Sure I could write this myself, but before I go reinventing the wheel is there a function that already does this?


Given an instance x of datetime.date, (x.month-1)//3 will give you the quarter (0 for first quarter, 1 for second quarter, etc -- add 1 if you need to count from 1 instead;-).


Originally two answers, multiply upvoted and even originally accepted (both currently deleted), were buggy -- not doing the -1 before the division, and dividing by 4 instead of 3. Since .month goes 1 to 12, it's easy to check for yourself what formula is right:

for m in range(1, 13):
  print m//4 + 1,
print

gives 1 1 1 2 2 2 2 3 3 3 3 4 -- two four-month quarters and a single-month one (eep).

for m in range(1, 13):
  print (m-1)//3 + 1,
print

gives 1 1 1 2 2 2 3 3 3 4 4 4 -- now doesn't this look vastly preferable to you?-)

This proves that the question is well warranted, I think;-).

I don't think the datetime module should necessarily have every possible useful calendric function, but I do know I maintain a (well-tested;-) datetools module for the use of my (and others') projects at work, which has many little functions to perform all of these calendric computations -- some are complex, some simple, but there's no reason to do the work over and over (even simple work) or risk bugs in such computations;-).

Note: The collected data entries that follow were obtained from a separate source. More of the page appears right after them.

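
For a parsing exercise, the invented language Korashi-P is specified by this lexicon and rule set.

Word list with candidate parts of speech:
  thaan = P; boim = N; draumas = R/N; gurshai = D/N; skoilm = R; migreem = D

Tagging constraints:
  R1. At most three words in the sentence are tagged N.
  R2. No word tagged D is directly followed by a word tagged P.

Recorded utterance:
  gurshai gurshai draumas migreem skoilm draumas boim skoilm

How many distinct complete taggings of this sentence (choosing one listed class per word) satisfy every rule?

11

Candidates per position — 1:gurshai {D,N}; 2:gurshai {D,N}; 3:draumas {R,N}; 4:migreem {D}; 5:skoilm {R}; 6:draumas {R,N}; 7:boim {N}; 8:skoilm {R}.
There are 16 candidate sequences in total.
Checking each against the rules leaves 11 sequences.
Count = 11.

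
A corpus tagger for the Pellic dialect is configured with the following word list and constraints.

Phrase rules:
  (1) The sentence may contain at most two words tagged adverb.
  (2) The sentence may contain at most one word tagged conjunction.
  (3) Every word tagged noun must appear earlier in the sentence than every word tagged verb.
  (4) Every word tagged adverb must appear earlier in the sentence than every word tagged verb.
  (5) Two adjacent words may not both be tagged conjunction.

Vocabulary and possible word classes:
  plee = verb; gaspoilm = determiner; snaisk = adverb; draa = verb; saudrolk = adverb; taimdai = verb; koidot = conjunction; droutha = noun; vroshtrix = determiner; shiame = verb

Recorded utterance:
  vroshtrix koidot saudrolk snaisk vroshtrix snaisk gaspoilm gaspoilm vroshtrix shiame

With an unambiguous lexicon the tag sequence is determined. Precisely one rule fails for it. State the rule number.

Fixed tagging: determiner conjunction adverb adverb determiner adverb determiner determiner determiner verb.
Rule check: R1 violated, R2 holds, R3 holds, R4 holds, R5 holds.
Only rule 1 fails.

1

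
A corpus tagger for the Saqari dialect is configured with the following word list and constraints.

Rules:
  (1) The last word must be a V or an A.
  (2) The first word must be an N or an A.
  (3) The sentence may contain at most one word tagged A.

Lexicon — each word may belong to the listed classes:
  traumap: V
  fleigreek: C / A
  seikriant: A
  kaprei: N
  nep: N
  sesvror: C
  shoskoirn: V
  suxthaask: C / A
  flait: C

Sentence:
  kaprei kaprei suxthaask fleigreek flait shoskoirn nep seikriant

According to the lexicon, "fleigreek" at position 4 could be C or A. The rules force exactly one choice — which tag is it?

C

Candidates per position — 1:kaprei {N}; 2:kaprei {N}; 3:suxthaask {C,A}; 4:fleigreek {C,A}; 5:flait {C}; 6:shoskoirn {V}; 7:nep {N}; 8:seikriant {A}.
Position 3: A is ruled out by rule 3; that leaves C.
Position 4: A is ruled out by rule 3; that leaves C.
The only consistent sequence is: N N C C C V N A.
Verifying each rule — rule 1 satisfied; rule 2 satisfied; rule 3 satisfied.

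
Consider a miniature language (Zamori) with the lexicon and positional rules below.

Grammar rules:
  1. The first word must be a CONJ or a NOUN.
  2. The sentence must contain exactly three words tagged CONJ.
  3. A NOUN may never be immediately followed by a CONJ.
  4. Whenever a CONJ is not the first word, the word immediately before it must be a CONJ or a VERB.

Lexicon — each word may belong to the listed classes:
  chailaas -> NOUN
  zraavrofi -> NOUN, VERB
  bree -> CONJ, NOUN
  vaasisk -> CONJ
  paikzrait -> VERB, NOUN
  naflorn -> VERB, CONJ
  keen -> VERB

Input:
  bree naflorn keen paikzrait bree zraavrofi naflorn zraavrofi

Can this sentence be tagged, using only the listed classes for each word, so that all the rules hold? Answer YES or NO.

Candidates per position — 1:bree {CONJ,NOUN}; 2:naflorn {VERB,CONJ}; 3:keen {VERB}; 4:paikzrait {VERB,NOUN}; 5:bree {CONJ,NOUN}; 6:zraavrofi {NOUN,VERB}; 7:naflorn {VERB,CONJ}; 8:zraavrofi {NOUN,VERB}.
One satisfying assignment: CONJ CONJ VERB NOUN NOUN VERB CONJ NOUN.
Check: rule 1 ok; rule 2 ok; rule 3 ok; rule 4 ok.

YES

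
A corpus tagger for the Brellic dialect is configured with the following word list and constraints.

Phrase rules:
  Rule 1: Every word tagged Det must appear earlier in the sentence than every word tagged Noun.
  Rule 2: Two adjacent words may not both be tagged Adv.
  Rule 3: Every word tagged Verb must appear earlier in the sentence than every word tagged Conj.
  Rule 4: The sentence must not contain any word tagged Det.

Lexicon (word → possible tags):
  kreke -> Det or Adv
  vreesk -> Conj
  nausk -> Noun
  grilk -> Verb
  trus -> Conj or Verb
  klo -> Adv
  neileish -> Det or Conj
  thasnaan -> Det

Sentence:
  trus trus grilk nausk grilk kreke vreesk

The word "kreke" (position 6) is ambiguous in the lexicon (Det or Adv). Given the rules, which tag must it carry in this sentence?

Candidates per position — 1:trus {Conj,Verb}; 2:trus {Conj,Verb}; 3:grilk {Verb}; 4:nausk {Noun}; 5:grilk {Verb}; 6:kreke {Det,Adv}; 7:vreesk {Conj}.
Position 1: Conj is ruled out by rule 3; that leaves Verb.
Position 2: Conj is ruled out by rule 3; that leaves Verb.
Position 6: Det is ruled out by rule 1; that leaves Adv.
So the tagging must be: Verb Verb Verb Noun Verb Adv Conj.
Verifying each rule — rule 1 ok; rule 2 ok; rule 3 ok; rule 4 ok.

Adv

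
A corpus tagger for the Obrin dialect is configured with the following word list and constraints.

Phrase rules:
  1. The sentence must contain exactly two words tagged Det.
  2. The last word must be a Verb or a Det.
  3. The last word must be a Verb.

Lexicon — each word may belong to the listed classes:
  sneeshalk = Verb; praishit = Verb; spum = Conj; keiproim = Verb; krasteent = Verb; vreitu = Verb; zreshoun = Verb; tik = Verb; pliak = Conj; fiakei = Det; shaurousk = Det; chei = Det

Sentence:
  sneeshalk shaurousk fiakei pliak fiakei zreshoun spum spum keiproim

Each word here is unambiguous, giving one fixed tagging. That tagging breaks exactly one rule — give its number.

1

Fixed tagging: Verb Det Det Conj Det Verb Conj Conj Verb.
Rule check: R1 fail, R2 pass, R3 pass.
Only rule 1 fails.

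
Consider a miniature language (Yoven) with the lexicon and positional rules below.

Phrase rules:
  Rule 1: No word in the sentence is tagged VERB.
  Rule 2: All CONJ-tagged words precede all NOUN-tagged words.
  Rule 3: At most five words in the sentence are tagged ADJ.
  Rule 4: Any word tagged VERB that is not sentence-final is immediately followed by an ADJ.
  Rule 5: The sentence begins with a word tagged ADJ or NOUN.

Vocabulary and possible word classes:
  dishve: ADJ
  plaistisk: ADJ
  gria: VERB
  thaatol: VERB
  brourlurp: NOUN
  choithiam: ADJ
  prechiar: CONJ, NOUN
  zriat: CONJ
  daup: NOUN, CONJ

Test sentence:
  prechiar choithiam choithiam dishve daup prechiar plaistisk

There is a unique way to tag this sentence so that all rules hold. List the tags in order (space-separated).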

IF you are already using pandas, it's quite simple.

import datetime as dt
import pandas as pd

quarter = pd.Timestamp(dt.date(2016, 2, 29)).quarter
assert quarter == 1

If you have a date column in a dataframe, you can easily create a new quarter column:

df['quarter'] = df['date'].dt.quarter

I would suggest another arguably cleaner solution. If X is a datetime.datetime.now() instance, then the quarter is:

import math
Q=math.ceil(X.month/3.)

ceil has to be imported from math module as it can't be accessed directly.